Am Ende werden auch die Nato-Alliierten Afghanistan sich selbst überlassen müssen. Wird es dann zu Chaos, zum Stammeskrieg, vielleicht sogar zur Aufspaltung kommen? Was kann der Westen schon daran ändern? Die Behauptung, Al Qaida würde wieder über eine ideale Plattform für seine weltweite terroristische Aktivität verfügen, ignoriert die Tatsache, dass die Arroganz der arabischen Freiwilligen, die einst auf Empfehlung der Amerikaner ins Land kamen, bei den Afghanen in schlechter Erinnerung bleibt. Wenn trotzdem die Überlebenden der „Grünen Fremdenlegion“ – vermutlich auch Osama bin Laden – im afghanisch-pakistanischen Grenzgebiet Zuflucht finden, so ist das dem zwingenden Gebot der Gastlichkeit zu verdanken, das im Ehrenkodex der Paschtunen verankert ist. Das gleiche Brauchtum schreibt allerdings auch die Blutrache als unerbittliches Gesetz vor, sodass jede Hoffnung, im Umkreis der bombardierten Dörfer die „Herzen und Gemüter“ zu gewinnen, eine Schimäre bleibt.
Natürlich können die rund 3000 Deutschen der Isaf-Truppe nicht überstürzt und ohne Rücksicht auf die Verbündeten aus dem gemeinsamen Einsatz ausscheren. Die Berliner Regierung hat aber lange genug „Feigheit vor dem Freund“ praktiziert. Sie muss endlich von der amerikanischen Führung ernsthaft und zwingend eine Erklärung verlangen, welches ihre langfristige Planung ist und wie sie sich die Weiterführung dieser „mission impossible“ am Hindukusch vorstellt. Sollte das benachbarte Pakistan, das zudem über Atombomben verfügt, in revolutionäre Wirren abgleiten, wird Afghanistan vollends sekundär und allenfalls zu einem Nebenkriegsschauplatz.

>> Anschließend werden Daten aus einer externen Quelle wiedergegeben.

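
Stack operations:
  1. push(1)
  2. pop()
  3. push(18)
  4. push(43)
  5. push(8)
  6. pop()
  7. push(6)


push(1) -> [1]
pop()->1, []
push(18) -> [18]
push(43) -> [18, 43]
push(8) -> [18, 43, 8]
pop()->8, [18, 43]
push(6) -> [18, 43, 6]

Final stack: [18, 43, 6]


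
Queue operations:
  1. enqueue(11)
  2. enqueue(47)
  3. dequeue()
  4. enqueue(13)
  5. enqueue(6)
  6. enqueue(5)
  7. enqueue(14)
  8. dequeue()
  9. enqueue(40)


enqueue(11) -> [11]
enqueue(47) -> [11, 47]
dequeue()->11, [47]
enqueue(13) -> [47, 13]
enqueue(6) -> [47, 13, 6]
enqueue(5) -> [47, 13, 6, 5]
enqueue(14) -> [47, 13, 6, 5, 14]
dequeue()->47, [13, 6, 5, 14]
enqueue(40) -> [13, 6, 5, 14, 40]

Final queue: [13, 6, 5, 14, 40]


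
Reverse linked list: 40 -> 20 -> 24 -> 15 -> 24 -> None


Step 1: curr=40, set curr.next=prev(None) | reversed so far: 40
Step 2: curr=20, set curr.next=prev(40) | reversed so far: 20 -> 40
Step 3: curr=24, set curr.next=prev(20) | reversed so far: 24 -> 20 -> 40
Step 4: curr=15, set curr.next=prev(24) | reversed so far: 15 -> 24 -> 20 -> 40
Step 5: curr=24, set curr.next=prev(15) | reversed so far: 24 -> 15 -> 24 -> 20 -> 40

24 -> 15 -> 24 -> 20 -> 40 -> None


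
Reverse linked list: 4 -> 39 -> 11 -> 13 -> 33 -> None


Step 1: curr=4, set curr.next=prev(None) | reversed so far: 4
Step 2: curr=39, set curr.next=prev(4) | reversed so far: 39 -> 4
Step 3: curr=11, set curr.next=prev(39) | reversed so far: 11 -> 39 -> 4
Step 4: curr=13, set curr.next=prev(11) | reversed so far: 13 -> 11 -> 39 -> 4
Step 5: curr=33, set curr.next=prev(13) | reversed so far: 33 -> 13 -> 11 -> 39 -> 4

33 -> 13 -> 11 -> 39 -> 4 -> None


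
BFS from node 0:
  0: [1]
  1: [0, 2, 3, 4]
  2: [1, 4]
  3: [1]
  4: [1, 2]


Visit 0, enqueue [1]
Visit 1, enqueue [2, 3, 4]
Visit 2, enqueue []
Visit 3, enqueue []
Visit 4, enqueue []

BFS order: [0, 1, 2, 3, 4]


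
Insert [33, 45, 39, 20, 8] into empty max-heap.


Insert 33: [33]
Insert 45: [45, 33]
Insert 39: [45, 33, 39]
Insert 20: [45, 33, 39, 20]
Insert 8: [45, 33, 39, 20, 8]

Final heap: [45, 33, 39, 20, 8]


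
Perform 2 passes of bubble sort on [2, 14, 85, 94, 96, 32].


Initial: [2, 14, 85, 94, 96, 32]
Pass 1: [2, 14, 85, 94, 32, 96] (1 swaps)
Pass 2: [2, 14, 85, 32, 94, 96] (1 swaps)

After 2 passes: [2, 14, 85, 32, 94, 96]


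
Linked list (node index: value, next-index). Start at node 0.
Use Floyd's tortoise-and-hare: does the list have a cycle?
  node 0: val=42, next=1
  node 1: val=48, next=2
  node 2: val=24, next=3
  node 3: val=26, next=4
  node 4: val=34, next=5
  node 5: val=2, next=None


Floyd's tortoise (slow, +1) and hare (fast, +2):
  init: slow=0, fast=0
  step 1: slow=1, fast=2
  step 2: slow=2, fast=4
  step 3: fast 4->5->None, no cycle

Cycle: no


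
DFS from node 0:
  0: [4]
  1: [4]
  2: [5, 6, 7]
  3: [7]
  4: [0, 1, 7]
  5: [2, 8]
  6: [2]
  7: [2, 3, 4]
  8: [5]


Visit 0, push [4]
Visit 4, push [7, 1]
Visit 1, push []
Visit 7, push [3, 2]
Visit 2, push [6, 5]
Visit 5, push [8]
Visit 8, push []
Visit 6, push []
Visit 3, push []

DFS order: [0, 4, 1, 7, 2, 5, 8, 6, 3]


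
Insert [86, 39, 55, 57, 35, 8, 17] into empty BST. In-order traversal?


Insert 86: root
Insert 39: L from 86
Insert 55: L from 86 -> R from 39
Insert 57: L from 86 -> R from 39 -> R from 55
Insert 35: L from 86 -> L from 39
Insert 8: L from 86 -> L from 39 -> L from 35
Insert 17: L from 86 -> L from 39 -> L from 35 -> R from 8

In-order: [8, 17, 35, 39, 55, 57, 86]


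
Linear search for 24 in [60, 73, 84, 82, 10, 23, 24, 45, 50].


i=0: 60!=24
i=1: 73!=24
i=2: 84!=24
i=3: 82!=24
i=4: 10!=24
i=5: 23!=24
i=6: 24==24 found!

Found at 6, 7 comps


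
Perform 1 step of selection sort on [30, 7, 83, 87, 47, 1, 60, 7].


Initial: [30, 7, 83, 87, 47, 1, 60, 7]
Step 1: min=1 at 5
  Swap: [1, 7, 83, 87, 47, 30, 60, 7]

After 1 step: [1, 7, 83, 87, 47, 30, 60, 7]


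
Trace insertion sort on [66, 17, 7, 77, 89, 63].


Initial: [66, 17, 7, 77, 89, 63]
Insert 17: [17, 66, 7, 77, 89, 63]
Insert 7: [7, 17, 66, 77, 89, 63]
Insert 77: [7, 17, 66, 77, 89, 63]
Insert 89: [7, 17, 66, 77, 89, 63]
Insert 63: [7, 17, 63, 66, 77, 89]

Sorted: [7, 17, 63, 66, 77, 89]


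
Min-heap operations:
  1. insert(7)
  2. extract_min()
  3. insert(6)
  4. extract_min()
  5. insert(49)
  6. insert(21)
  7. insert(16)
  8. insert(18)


insert(7) -> [7]
extract_min()->7, []
insert(6) -> [6]
extract_min()->6, []
insert(49) -> [49]
insert(21) -> [21, 49]
insert(16) -> [16, 49, 21]
insert(18) -> [16, 18, 21, 49]

Final heap: [16, 18, 21, 49]


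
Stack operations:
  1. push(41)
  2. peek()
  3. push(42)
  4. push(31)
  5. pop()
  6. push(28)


push(41) -> [41]
peek()->41
push(42) -> [41, 42]
push(31) -> [41, 42, 31]
pop()->31, [41, 42]
push(28) -> [41, 42, 28]

Final stack: [41, 42, 28]


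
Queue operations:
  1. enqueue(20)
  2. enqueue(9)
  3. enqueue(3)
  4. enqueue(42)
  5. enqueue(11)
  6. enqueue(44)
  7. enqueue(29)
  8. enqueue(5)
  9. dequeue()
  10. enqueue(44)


enqueue(20) -> [20]
enqueue(9) -> [20, 9]
enqueue(3) -> [20, 9, 3]
enqueue(42) -> [20, 9, 3, 42]
enqueue(11) -> [20, 9, 3, 42, 11]
enqueue(44) -> [20, 9, 3, 42, 11, 44]
enqueue(29) -> [20, 9, 3, 42, 11, 44, 29]
enqueue(5) -> [20, 9, 3, 42, 11, 44, 29, 5]
dequeue()->20, [9, 3, 42, 11, 44, 29, 5]
enqueue(44) -> [9, 3, 42, 11, 44, 29, 5, 44]

Final queue: [9, 3, 42, 11, 44, 29, 5, 44]


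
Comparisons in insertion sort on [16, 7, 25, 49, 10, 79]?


Algorithm: insertion sort
Input: [16, 7, 25, 49, 10, 79]
Sorted: [7, 10, 16, 25, 49, 79]

8


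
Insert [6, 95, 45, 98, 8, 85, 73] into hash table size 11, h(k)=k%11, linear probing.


Insert 6: h=6 -> slot 6
Insert 95: h=7 -> slot 7
Insert 45: h=1 -> slot 1
Insert 98: h=10 -> slot 10
Insert 8: h=8 -> slot 8
Insert 85: h=8, 1 probes -> slot 9
Insert 73: h=7, 4 probes -> slot 0

Table: [73, 45, None, None, None, None, 6, 95, 8, 85, 98]


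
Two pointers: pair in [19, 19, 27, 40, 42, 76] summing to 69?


lo=0(19)+hi=5(76)=95
lo=0(19)+hi=4(42)=61
lo=1(19)+hi=4(42)=61
lo=2(27)+hi=4(42)=69

Yes: 27+42=69


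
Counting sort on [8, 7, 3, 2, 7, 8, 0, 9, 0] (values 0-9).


Input: [8, 7, 3, 2, 7, 8, 0, 9, 0]
Counts: [2, 0, 1, 1, 0, 0, 0, 2, 2, 1]

Sorted: [0, 0, 2, 3, 7, 7, 8, 8, 9]


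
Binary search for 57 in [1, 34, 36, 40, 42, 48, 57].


Step 1: lo=0, hi=6, mid=3, val=40
Step 2: lo=4, hi=6, mid=5, val=48
Step 3: lo=6, hi=6, mid=6, val=57

Found at index 6


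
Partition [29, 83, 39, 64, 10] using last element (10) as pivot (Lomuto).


Pivot: 10
Place pivot at 0: [10, 83, 39, 64, 29]

Partitioned: [10, 83, 39, 64, 29]


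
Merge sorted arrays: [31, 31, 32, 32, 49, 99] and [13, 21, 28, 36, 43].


Take 13 from B
Take 21 from B
Take 28 from B
Take 31 from A
Take 31 from A
Take 32 from A
Take 32 from A
Take 36 from B
Take 43 from B

Merged: [13, 21, 28, 31, 31, 32, 32, 36, 43, 49, 99]


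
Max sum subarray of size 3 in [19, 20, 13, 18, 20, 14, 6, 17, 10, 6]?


[0:3]: 52
[1:4]: 51
[2:5]: 51
[3:6]: 52
[4:7]: 40
[5:8]: 37
[6:9]: 33
[7:10]: 33

Max: 52 at [0:3]


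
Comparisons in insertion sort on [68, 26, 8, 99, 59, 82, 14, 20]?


Algorithm: insertion sort
Input: [68, 26, 8, 99, 59, 82, 14, 20]
Sorted: [8, 14, 20, 26, 59, 68, 82, 99]

21


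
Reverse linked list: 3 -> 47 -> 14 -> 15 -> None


Step 1: curr=3, set curr.next=prev(None) | reversed so far: 3
Step 2: curr=47, set curr.next=prev(3) | reversed so far: 47 -> 3
Step 3: curr=14, set curr.next=prev(47) | reversed so far: 14 -> 47 -> 3
Step 4: curr=15, set curr.next=prev(14) | reversed so far: 15 -> 14 -> 47 -> 3

15 -> 14 -> 47 -> 3 -> None


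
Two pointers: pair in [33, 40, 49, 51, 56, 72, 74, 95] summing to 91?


lo=0(33)+hi=7(95)=128
lo=0(33)+hi=6(74)=107
lo=0(33)+hi=5(72)=105
lo=0(33)+hi=4(56)=89
lo=1(40)+hi=4(56)=96
lo=1(40)+hi=3(51)=91

Yes: 40+51=91


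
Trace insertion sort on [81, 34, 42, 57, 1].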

Wer möchte schon darauf warten, dass die US-Verbände plötzlich und ohne Vorwarnung den Rückzug antreten, wie 1994 nach den Rückschlägen in Mogadischu während der Uno-Aktion in Somalia. Damals musste das Bundeswehr-Kontingent, das in der Nähe der äthiopischen Grenze kampierte, sich beeilen, um rechtzeitig den Einschiffungshafen zu erreichen.

Peter Scholl-Latour war TV-Korrespondent in Krisengebieten. Von ihm erschien „Kampf dem Terror – Kampf dem Islam? Chronik eines unbegrenzten Krieges“ (Propyläen Verlag)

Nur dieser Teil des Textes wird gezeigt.